Foreign debt payment shoots up in first quarter

Economist calls for exploring 'flexible' loans

| Updated: November 24, 2019 15:36:35

Picture used for illustrative purpose only Picture used for illustrative purpose only

The country's external debt payment reached a new high of nearly $500 million in the first quarter (Q1) of this fiscal year.

The quarterly debt-servicing data released by the finance division showed the repayment rose by over 24 per cent to US$ 495.2 million over the year-earlier period.

The volume of interest payment also jumped by 35 per cent to $143.6 million during the period under review, according to a document obtained by the FE.

The finance division has prepared the document for the maiden coordination meeting of this fiscal year to be held this week.

It has noted debt-servicing has shot up by the payment against mega projects such as Rooppur nuclear power plant, metro rail and Matarbari power plant at Moheskhali.

It has predicted that the volume of "flexible" loans and grants will come down in the coming days due to the country's graduation to a lower middle-income country status as per the measurement of the World Bank.

The document also said that the future flow of loans may be associated with "floating rate" of interest, which is riskier than that of the fixed rate of interest.

Against this backdrop, the paper has stressed the need for taking "cautionary" measures while exploring loans for funding large public projects.

Officials at the finance division told the FE that there were some funds with "buyers' credit," which have no grace period leading to the rise in the volume of repayment.

"We should negotiate with such loans which will carry lower interest rates and other options including longer grace period," said an official at the finance division.

They said if the current trend in debt-servicing continues its yearly projection will need to be adjusted on the half-yearly data basis.

"The debt servicing will increase significantly this fiscal year," according to the document.

The national budget should consider the issue during the revision in January-February period.

The servicing is set to rise further since Bangladesh has become eligible for graduating from a least developed country status by 2024. They said that Bangladesh should prepare projects cautiously otherwise it will push up debt liabilities.

Dr. Zahid Hussain, an economist, told the FE: "In my view, there are some on- going projects for which the government has already started repayment."

Echoing government officials, Dr.
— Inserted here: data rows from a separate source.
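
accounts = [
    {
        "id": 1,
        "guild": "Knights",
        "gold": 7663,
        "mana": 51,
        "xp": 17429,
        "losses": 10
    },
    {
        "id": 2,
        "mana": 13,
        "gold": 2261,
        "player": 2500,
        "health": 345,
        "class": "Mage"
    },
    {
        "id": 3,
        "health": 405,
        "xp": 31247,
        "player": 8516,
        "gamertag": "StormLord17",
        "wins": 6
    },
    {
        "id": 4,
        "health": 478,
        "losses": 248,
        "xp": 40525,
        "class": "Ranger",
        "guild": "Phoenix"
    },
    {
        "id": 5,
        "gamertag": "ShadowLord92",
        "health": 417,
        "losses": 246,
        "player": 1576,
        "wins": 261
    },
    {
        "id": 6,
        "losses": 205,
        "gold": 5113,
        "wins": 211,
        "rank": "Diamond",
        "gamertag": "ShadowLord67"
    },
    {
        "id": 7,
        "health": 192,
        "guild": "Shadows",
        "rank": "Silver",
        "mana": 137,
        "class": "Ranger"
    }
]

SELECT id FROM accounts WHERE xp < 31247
[1]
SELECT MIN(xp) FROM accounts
17429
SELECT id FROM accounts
[1, 2, 3, 4, 5, 6, 7]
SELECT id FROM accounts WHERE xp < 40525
[1, 3]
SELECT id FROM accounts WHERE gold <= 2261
[2]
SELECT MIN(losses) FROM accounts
10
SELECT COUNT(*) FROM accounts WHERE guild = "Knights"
1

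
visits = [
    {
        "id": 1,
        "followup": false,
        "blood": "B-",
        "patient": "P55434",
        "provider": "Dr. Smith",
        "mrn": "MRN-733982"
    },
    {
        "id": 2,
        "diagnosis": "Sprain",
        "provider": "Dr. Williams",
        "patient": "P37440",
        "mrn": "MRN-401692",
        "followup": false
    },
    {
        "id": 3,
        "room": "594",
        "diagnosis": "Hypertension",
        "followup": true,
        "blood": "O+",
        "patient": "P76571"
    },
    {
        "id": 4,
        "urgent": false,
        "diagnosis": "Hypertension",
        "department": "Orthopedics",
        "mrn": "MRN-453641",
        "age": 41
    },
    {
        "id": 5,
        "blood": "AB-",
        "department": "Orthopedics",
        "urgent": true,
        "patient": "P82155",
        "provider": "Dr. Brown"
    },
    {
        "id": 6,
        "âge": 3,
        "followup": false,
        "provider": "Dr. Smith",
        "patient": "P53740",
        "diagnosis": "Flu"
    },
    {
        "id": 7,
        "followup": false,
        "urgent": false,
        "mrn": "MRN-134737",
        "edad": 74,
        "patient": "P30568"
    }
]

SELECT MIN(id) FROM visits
1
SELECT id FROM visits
[1, 2, 3, 4, 5, 6, 7]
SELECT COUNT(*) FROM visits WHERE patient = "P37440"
1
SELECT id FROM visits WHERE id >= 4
[4, 5, 6, 7]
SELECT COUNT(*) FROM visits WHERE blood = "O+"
1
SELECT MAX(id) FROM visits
7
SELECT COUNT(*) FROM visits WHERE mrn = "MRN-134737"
1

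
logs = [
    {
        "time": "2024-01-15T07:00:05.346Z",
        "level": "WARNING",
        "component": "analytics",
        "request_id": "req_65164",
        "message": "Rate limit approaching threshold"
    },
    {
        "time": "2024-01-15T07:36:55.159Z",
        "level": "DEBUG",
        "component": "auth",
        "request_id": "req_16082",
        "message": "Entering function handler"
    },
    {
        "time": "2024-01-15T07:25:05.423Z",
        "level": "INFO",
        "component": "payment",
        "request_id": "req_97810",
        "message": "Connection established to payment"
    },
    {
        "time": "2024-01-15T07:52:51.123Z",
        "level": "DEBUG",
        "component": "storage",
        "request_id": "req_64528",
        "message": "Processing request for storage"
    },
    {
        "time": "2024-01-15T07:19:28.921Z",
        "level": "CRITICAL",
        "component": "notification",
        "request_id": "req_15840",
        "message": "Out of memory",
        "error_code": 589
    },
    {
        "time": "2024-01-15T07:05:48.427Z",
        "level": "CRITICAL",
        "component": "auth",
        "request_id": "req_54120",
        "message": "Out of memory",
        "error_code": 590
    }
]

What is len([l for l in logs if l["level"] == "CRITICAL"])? 2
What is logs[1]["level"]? "DEBUG"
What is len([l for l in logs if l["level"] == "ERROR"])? 0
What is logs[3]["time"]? "2024-01-15T07:52:51.123Z"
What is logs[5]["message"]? "Out of memory"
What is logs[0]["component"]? "analytics"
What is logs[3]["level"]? "DEBUG"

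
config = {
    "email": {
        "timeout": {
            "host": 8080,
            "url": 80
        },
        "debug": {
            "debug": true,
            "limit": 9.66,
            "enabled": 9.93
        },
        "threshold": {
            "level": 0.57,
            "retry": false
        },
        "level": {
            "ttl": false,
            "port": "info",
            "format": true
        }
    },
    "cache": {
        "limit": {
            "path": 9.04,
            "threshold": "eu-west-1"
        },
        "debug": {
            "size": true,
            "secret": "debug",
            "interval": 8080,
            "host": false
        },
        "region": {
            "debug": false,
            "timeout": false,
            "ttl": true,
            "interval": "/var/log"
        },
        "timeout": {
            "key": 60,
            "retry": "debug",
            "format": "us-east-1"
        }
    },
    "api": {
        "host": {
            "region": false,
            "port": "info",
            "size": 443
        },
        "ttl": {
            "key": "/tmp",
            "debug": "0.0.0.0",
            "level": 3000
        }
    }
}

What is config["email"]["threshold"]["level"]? 0.57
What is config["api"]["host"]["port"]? "info"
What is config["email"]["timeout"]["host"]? 8080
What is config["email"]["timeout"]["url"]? 80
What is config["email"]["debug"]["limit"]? 9.66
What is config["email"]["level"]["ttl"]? False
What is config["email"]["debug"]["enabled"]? 9.93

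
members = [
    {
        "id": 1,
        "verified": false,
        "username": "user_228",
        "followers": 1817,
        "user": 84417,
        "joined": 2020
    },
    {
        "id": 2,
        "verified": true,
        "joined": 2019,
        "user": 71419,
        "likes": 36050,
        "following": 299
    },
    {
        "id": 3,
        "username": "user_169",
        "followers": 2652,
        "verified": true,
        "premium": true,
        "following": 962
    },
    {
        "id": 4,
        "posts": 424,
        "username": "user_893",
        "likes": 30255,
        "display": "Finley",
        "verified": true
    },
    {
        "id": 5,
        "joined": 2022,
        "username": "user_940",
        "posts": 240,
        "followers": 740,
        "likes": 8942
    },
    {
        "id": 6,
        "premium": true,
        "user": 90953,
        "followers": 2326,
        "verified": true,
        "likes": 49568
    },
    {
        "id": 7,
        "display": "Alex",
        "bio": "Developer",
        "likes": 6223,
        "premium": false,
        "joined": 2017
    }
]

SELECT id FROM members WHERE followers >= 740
[1, 3, 5, 6]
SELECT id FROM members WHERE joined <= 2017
[7]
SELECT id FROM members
[1, 2, 3, 4, 5, 6, 7]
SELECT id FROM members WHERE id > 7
[]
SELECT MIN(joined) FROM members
2017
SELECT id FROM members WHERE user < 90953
[1, 2]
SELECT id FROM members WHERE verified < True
[1]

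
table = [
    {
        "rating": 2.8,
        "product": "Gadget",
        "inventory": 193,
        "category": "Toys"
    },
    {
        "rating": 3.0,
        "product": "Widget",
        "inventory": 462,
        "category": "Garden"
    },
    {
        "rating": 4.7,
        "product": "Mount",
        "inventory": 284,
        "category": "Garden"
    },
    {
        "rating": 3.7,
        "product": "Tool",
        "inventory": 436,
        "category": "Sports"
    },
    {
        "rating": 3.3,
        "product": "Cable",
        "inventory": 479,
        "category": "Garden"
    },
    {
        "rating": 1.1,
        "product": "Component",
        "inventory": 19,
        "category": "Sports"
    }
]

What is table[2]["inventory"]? 284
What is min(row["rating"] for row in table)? 1.1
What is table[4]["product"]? "Cable"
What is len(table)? 6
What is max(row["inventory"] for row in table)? 479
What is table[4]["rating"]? 3.3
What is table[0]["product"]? "Gadget"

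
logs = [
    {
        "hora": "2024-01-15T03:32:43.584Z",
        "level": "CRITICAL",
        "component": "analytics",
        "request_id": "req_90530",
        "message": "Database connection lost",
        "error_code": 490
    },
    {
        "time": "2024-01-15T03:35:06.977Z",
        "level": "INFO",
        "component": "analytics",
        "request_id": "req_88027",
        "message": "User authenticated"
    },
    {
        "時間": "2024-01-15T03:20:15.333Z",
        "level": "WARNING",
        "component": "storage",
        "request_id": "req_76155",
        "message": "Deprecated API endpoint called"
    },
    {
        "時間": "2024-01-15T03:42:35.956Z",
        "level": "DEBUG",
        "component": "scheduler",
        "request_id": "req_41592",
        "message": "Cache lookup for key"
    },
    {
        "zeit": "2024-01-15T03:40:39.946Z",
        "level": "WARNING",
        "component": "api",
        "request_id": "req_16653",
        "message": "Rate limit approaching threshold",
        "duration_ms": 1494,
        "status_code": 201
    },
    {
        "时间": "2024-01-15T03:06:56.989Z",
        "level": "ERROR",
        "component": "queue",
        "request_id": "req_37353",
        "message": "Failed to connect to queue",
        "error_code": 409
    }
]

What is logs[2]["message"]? "Deprecated API endpoint called"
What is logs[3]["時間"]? "2024-01-15T03:42:35.956Z"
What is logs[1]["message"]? "User authenticated"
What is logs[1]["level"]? "INFO"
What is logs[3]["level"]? "DEBUG"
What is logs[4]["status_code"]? 201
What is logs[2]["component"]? "storage"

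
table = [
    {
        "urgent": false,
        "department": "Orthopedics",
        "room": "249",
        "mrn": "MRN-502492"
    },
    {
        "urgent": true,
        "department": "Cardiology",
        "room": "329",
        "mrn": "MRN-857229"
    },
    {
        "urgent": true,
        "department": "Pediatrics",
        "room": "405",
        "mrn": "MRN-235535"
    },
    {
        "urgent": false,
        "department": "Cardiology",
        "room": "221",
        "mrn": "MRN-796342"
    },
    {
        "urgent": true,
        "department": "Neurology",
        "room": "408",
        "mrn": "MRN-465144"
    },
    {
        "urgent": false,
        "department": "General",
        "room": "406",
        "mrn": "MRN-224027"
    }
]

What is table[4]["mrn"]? "MRN-465144"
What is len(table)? 6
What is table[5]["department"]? "General"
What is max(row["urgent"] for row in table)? True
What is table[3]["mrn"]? "MRN-796342"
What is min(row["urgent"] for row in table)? False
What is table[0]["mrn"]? "MRN-502492"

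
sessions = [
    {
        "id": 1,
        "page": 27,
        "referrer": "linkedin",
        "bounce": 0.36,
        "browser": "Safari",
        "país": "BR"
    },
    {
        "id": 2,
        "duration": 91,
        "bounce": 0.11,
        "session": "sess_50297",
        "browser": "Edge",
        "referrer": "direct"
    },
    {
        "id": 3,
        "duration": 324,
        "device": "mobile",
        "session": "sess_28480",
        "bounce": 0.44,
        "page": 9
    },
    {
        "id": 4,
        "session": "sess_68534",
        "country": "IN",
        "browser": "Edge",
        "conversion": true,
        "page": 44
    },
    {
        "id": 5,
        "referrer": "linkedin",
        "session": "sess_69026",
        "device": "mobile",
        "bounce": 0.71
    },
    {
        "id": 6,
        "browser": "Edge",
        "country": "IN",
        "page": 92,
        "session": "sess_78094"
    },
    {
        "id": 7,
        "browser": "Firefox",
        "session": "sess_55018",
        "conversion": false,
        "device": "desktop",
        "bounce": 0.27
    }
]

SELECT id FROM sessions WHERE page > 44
[6]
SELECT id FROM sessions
[1, 2, 3, 4, 5, 6, 7]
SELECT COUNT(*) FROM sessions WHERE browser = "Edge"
3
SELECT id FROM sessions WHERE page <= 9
[3]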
Hussain said the government should explore flexible loans for its projects.

The economist, who had served as the lead economist at the World Bank in Dhaka, said loans from multilateral lenders like the WB, the Asian Development Bank, Japan international Cooperation Agency and even the Asian Infrastructure Investment Bank are still considered to be flexible.

"We should prepare projects efficiently before seeking funding so that liabilities can't go up," Dr Hussain noted.

The Geneva-based United Nations Conference on Trade and Development, in its latest report, said that Bangladesh has been listed among the LDCs, which are facing an "alarming increase" both in domestic and external public debt for the last five years.

It, however, suggests that Bangladesh should revitalise the aid effectiveness agenda established by the Paris Declaration of 2005 on the quality of aid and its impact on development.

Dr Debapriya Bhattacharya, a distinguished fellow at the CPD, recently warned Bangladesh would face debt-servicing problem unless it proceeded with caution while securing foreign loans. "There are many countries who took loans without considering the implications faced troubles later," said Dr. Bhattacharya.

However, the government expects to receive $8.5 billion in foreign loans to fund its many projects this fiscal year.